2 lbs (about 2 bunches) fresh asparagus
Enough water to fill large pot 3/4 full
1 tsp salt
1/4 cup white vinegar
1/4 cup soy sauce
2 Tbsp vegetable oil
1/4 cup sugar
1/4 cup pecans (I use big pieces, but you can finely chop them also)
Clean and trim asparagus. If desired, scrape off the scales. Bring water and salt to a boil and add asparagus. Cook for until tender-crisp, or 4 to 6 minutes. Immediately remove from boiling water and place in an ice bath to stop the cooking. Drain the asparagus and place in gallon-size freezer bag.
While asparagus is cooking, mix vinegar, oil, soy sauce, and sugar in a bowl. Make sure it is well-mixed, and pour over the asparagus in the plastic bag. Add pecans in bag. Allow bag to sit on its side in the refrigerator for 8 hours or longer, turning it over once.

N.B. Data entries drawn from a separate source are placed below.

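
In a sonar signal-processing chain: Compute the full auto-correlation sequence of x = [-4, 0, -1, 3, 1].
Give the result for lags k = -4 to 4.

r_xx[k] = sum_m x[m]*x[m+k], indexed from 0, for k = -4 to 4:
  r_xx[-4] = x[4]*x[0] = -4
  r_xx[-3] = x[3]*x[0] + x[4]*x[1] = -12
  r_xx[-2] = x[2]*x[0] + x[3]*x[1] + x[4]*x[2] = 3
  r_xx[-1] = x[1]*x[0] + x[2]*x[1] + x[3]*x[2] + x[4]*x[3] = 0
  r_xx[0] = x[0]*x[0] + x[1]*x[1] + x[2]*x[2] + x[3]*x[3] + x[4]*x[4] = 27
  r_xx[1] = x[0]*x[1] + x[1]*x[2] + x[2]*x[3] + x[3]*x[4] = 0
  r_xx[2] = x[0]*x[2] + x[1]*x[3] + x[2]*x[4] = 3
  r_xx[3] = x[0]*x[3] + x[1]*x[4] = -12
  r_xx[4] = x[0]*x[4] = -4
r_xx = [-4, -12, 3, 0, 27, 0, 3, -12, -4]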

When ready to serve, arrange asparagus on the plate, drizzling a little of the marinade over it as desired. Retrieve the pecans from the bag and place on top of asparagus.
*You can also use a baking dish for the asparagus to sit in the marinade if you don't want to waste a plastic bag.
**If you can't find any good fresh asparagus or if it's too expensive, you can also substitute 3 10-oz packages of frozen asparagus. Just cook according to the package directions and then pick up with putting it in the bag and pouring marinade over it. I haven't tried this myself.